私の1970年代、様々な出会いの中のひとつは、高野悦子『二十歳の原点』だった。
旅に出よう
テントとシュラフの入ったザックをしょい
ポケットには一箱の煙草と笛をもち
旅に出よう
出発の日は雨が良い
霧のようにやわらかい春の雨の日がよい
萌え出でた若芽がしっとりとぬれながら
そして富士の山にあるという
原始林の中にゆこう
ゆっくりとあせることなく
大きな杉の古木にきたら
一層暗いその根本に腰をおろして休もう
そして独占の機械工場で作られた一箱の煙草を取り出して
暗い古樹の下で一本の煙草を喫おう
近代社会の臭いのする その煙を
古木よ おまえは何と感じるか
1972年『連合赤軍事件 社会への回路が閉じられて「生きづらさ」に繫がった』(雨宮処凛) 高校2年生の昼休み、高校近くの下宿屋兼昼はカレー屋のテレビで毎日事件の進捗情況を見た。私たちは、完全に学生側を応援していた。
『届かなかった建議書 沖縄不在の「復帰」に異を唱えた屋良朝苗』(平良亀之介) 4.28沖縄デー、3.1ビキニデー、10.21国際反戦デー・・死語になってしまった。
『稀代の金権政治家 田中角栄と越山会に挑んだ「たった一人の闘い」』(桜井善作) 越後出身の祖父の話し方が角栄に似ていた。私は角栄が嫌いではない。ダーティでも優しい政治を選ぶか、クリーンだが冷たい政治を選ぶか。
1973年『『神田川』と過ぎ去った季節の追憶』(成澤宗男) お先真っ暗の浪人時代、拓郎派の私もかぐや姫の歌で感傷的な気分になった。
『自らの役割を果たした川本輝夫 水俣という分岐点に立たされた人間存在という「命の物語」』(緒方正人) 1974年、理系を選んだ私が直面したのは「公害」問題であった。宇井純の公害原論を聴講しに行った。
1974年『セブン-イレブンから始まった利便性の果てに』(斎藤貴男) 1973年浪人生深夜を徘徊、お湯の出る自販機を発見。カップヌードルを初めて食べる。コンビニが出現したのはいつからだったろうか。値段が高かったという印象があり、あまり利用しなかったと思う。
『「笑い」の毒で右も左もぶっ飛ばす つかこうへい演劇の衝撃』(横内謙介) 学生時代、芝居が好きだった。佐藤信の黒色テントも観たが、唐十郎の状況劇場にのめり込んだ。つかは、その後に現れた気鋭の作家だった。
『ファシズムに対抗する「共創協定」を仲介した国民作家・松本清張』(辻井 喬) 所詮、水と油、私は、あの頃からずっと反革命「日共」を意識している。

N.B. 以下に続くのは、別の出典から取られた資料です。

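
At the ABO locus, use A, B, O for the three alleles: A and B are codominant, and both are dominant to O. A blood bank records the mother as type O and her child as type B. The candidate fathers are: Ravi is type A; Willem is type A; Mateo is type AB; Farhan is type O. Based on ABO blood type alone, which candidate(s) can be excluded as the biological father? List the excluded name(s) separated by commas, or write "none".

Ravi, Willem, Farhan

A candidate is excluded only if no genotype consistent with his phenotype could produce a type B child with a type O mother.
Ravi (type A): no genotype consistent with that phenotype can produce a type-B child with a type-O mother.
Willem (type A): no genotype consistent with that phenotype can produce a type-B child with a type-O mother.
Farhan (type O): no genotype consistent with that phenotype can produce a type-B child with a type-O mother.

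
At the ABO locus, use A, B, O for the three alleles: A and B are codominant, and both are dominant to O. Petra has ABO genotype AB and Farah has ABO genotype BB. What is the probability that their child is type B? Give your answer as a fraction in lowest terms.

ABO cross AB × BB → offspring phenotypes: 1/2 B, 1/2 AB.
So P(type B) = 1/2.

1/2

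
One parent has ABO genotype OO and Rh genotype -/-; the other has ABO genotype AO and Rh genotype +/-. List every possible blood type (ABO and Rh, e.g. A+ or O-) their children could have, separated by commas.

Gametes from OO × AO give offspring ABO genotypes AO, OO, i.e. phenotypes O, A.
Rh cross -/- × +/- → phenotypes Rh+, Rh-.
Combining independently: O+, O-, A+, A-.

O+, O-, A+, A-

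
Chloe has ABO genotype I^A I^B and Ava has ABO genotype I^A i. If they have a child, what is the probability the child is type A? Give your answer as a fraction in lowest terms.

1/2

ABO cross I^A I^B × I^A i → offspring phenotypes: 1/2 A, 1/4 B, 1/4 AB.
So P(type A) = 1/2.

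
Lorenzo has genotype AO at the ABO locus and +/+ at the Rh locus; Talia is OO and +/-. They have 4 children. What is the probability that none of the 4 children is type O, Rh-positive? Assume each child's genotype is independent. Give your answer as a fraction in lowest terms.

ABO cross AO × OO → 1/2 O, 1/2 A.
Rh cross +/+ × +/- → 1 Rh+; so P(type O, Rh-positive) = 1/2 × 1 = 1/2 per child.
P(not type O, Rh-positive) = 1/2 for one child; (1/2)^4 = 1/16.

1/16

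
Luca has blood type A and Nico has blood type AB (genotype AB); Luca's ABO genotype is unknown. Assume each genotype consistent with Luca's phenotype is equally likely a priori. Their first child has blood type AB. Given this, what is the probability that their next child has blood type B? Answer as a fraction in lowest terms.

Possible genotypes: Luca ∈ {AA, AO}; Nico ∈ {AB}.
Weight each parental genotype pair by prior × P(type-AB child):
  AA × AB: posterior weight 2/3; P(next child type B) = 0.
  AO × AB: posterior weight 1/3; P(next child type B) = 1/4.
Weighted sum = 1/12.

1/12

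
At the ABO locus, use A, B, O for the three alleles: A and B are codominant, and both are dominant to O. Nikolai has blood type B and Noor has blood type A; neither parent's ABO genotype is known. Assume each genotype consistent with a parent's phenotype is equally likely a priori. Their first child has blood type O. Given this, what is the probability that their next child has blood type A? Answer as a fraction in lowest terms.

1/4

Possible genotypes: Nikolai ∈ {BB, BO}; Noor ∈ {AA, AO}.
Weight each parental genotype pair by prior × P(type-O child):
  BO × AO: posterior weight 1; P(next child type A) = 1/4.
Weighted sum = 1/4.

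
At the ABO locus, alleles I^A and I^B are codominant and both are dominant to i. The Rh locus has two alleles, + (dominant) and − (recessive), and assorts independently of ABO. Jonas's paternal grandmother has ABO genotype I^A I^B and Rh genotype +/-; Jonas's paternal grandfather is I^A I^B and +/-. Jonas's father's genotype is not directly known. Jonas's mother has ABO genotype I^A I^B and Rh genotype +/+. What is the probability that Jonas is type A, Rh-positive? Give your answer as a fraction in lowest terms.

Jonas's father's ABO genotype from I^A I^B × I^A I^B: 1/4 I^A I^A, 1/2 I^A I^B, 1/4 I^B I^B.
Crossing each possibility with the mother I^A I^B and summing P(type A): 1/4·1/2 + 1/2·1/4 + 1/4·0 = 1/4.
Similarly for Rh via the father's Rh distribution: P(Rh+) = 1.
Independent loci: 1/4 × 1 = 1/4.

1/4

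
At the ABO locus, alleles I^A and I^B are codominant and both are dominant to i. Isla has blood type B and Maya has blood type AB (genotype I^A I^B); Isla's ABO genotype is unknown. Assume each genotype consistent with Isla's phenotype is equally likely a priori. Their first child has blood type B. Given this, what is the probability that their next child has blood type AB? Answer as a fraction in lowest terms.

Possible genotypes: Isla ∈ {I^B I^B, I^B i}; Maya ∈ {I^A I^B}.
Weight each parental genotype pair by prior × P(type-B child):
  I^B I^B × I^A I^B: posterior weight 1/2; P(next child type AB) = 1/2.
  I^B i × I^A I^B: posterior weight 1/2; P(next child type AB) = 1/4.
Weighted sum = 3/8.

3/8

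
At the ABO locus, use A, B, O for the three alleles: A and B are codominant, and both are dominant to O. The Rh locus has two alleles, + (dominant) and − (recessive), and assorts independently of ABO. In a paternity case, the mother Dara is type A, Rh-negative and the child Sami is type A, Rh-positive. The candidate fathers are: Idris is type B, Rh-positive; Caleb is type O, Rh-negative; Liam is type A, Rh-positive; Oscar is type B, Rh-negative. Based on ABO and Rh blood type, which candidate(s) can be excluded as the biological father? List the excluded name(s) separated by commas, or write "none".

A candidate is excluded only if no genotype consistent with his phenotype could produce a type A, Rh-positive child with a type A, Rh-negative mother.
Caleb (type O, Rh-): no genotype consistent with that phenotype can produce a type-A Rh+ child with a type-A mother.
Oscar (type B, Rh-): no genotype consistent with that phenotype can produce a type-A Rh+ child with a type-A mother.

Caleb, Oscar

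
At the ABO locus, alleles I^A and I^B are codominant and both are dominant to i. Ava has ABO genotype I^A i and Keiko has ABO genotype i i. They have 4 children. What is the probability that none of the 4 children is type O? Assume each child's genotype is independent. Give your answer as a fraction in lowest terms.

ABO cross I^A i × i i → 1/2 O, 1/2 A.
So P(type O) = 1/2 per child.
P(not type O) = 1/2 for one child; (1/2)^4 = 1/16.

1/16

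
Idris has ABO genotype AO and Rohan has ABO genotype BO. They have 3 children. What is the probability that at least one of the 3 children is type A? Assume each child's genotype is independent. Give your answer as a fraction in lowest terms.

37/64

ABO cross AO × BO → 1/4 O, 1/4 A, 1/4 B, 1/4 AB.
So P(type A) = 1/4 per child.
P(none) = (3/4)^3 = 27/64; P(at least one) = 1 − 27/64 = 37/64.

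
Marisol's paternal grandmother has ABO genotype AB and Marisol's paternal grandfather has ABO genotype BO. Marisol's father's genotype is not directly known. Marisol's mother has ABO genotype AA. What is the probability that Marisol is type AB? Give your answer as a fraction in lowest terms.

Marisol's father's ABO genotype from AB × BO: 1/4 AB, 1/4 AO, 1/4 BB, 1/4 BO.
Crossing each possibility with the mother AA and summing P(type AB): 1/4·1/2 + 1/4·0 + 1/4·1 + 1/4·1/2 = 1/2.

1/2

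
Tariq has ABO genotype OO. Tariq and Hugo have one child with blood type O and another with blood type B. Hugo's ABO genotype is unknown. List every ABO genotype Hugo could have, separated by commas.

For each candidate genotype of Hugo, check whether crossing it with OO can produce every observed child phenotype.
  AA → possible child types {A} ✗
  AB → possible child types {A, B} ✗
  AO → possible child types {O, A} ✗
  BB → possible child types {B} ✗
  BO → possible child types {O, B} ✓
  OO → possible child types {O} ✗

BO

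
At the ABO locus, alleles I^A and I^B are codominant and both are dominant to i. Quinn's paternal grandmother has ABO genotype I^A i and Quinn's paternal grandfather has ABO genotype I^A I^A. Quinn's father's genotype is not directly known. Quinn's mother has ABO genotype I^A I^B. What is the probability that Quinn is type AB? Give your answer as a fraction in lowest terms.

3/8

Quinn's father's ABO genotype from I^A i × I^A I^A: 1/2 I^A I^A, 1/2 I^A i.
Crossing each possibility with the mother I^A I^B and summing P(type AB): 1/2·1/2 + 1/2·1/4 = 3/8.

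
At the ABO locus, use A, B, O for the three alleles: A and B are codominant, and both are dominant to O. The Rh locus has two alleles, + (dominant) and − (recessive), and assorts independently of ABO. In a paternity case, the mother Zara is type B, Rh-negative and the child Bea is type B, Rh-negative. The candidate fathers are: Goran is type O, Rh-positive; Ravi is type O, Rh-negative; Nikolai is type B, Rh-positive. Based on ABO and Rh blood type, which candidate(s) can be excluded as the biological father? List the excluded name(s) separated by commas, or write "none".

A candidate is excluded only if no genotype consistent with his phenotype could produce a type B, Rh-negative child with a type B, Rh-negative mother.
Every candidate has at least one consistent genotype combination, so none can be excluded.

none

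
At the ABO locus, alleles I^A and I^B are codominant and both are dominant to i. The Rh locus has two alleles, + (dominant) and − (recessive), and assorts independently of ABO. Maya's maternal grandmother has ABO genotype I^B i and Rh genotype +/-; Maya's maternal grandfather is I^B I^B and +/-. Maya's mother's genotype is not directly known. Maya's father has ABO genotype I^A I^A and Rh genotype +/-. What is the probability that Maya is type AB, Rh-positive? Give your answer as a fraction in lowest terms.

Maya's mother's ABO genotype from I^B i × I^B I^B: 1/2 I^B I^B, 1/2 I^B i.
Crossing each possibility with the father I^A I^A and summing P(type AB): 1/2·1 + 1/2·1/2 = 3/4.
Similarly for Rh via the mother's Rh distribution: P(Rh+) = 3/4.
Independent loci: 3/4 × 3/4 = 9/16.

9/16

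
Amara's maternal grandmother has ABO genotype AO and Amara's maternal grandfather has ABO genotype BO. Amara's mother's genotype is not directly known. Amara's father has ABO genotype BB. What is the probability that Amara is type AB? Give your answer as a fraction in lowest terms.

1/4

Amara's mother's ABO genotype from AO × BO: 1/4 AB, 1/4 AO, 1/4 BO, 1/4 OO.
Crossing each possibility with the father BB and summing P(type AB): 1/4·1/2 + 1/4·1/2 + 1/4·0 + 1/4·0 = 1/4.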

『“狼"大道寺将司と東アジア反日武装戦線 償いきれぬ償い』(宇賀神寿一) 私と同じ釧路出身者で一番有名になった人。1976年道庁爆破事件の後、アパートローラーが私の下宿にも来た。
1975年『時代を疾走した青春の「べ平連」と訪れた“解放”の日』(吉岡 忍) 私の物心が付く前からベトナム戦争はあった。1975.4.30ついにベトナム人民が米帝に勝利したと興奮している先輩がいた。
1976/1979年 『「人間解放」をめぐる交錯 テクノロジーと想像力に揺れた村上龍と村上春樹』(池田雄一) 1976年村上龍の『限りなく透明に近いブルー』を読んだが感動は特に無かった。村上春樹も私とは無縁な作家だった。
1977年 『山田太一「岸辺のアルバム」と崩壊家庭を立て直そうとする者』(佐高 信) 山田のドラマでは、1983年から1997年にかけてシリーズ化された『ふぞろいの林檎たち』が、気だるい若者の生態を巧く描いていた。
1978/1979年 『蜷川・美濃部・黒田革新知事と「TOKYO作戦」』(村上恭介) 釧路市では、山口哲夫氏が1965 年に市長となり3期12年、全国に先駆けて革新自治体を築き上げた。しかし、今では革新という言葉も死語である。
その年の、流行語、ヒットソング、映画、テレビ番組などを振り返ると、その時代の自分が想い出される。この国において、人はこのようにして、今でも日常、非日常を生きているのではないか。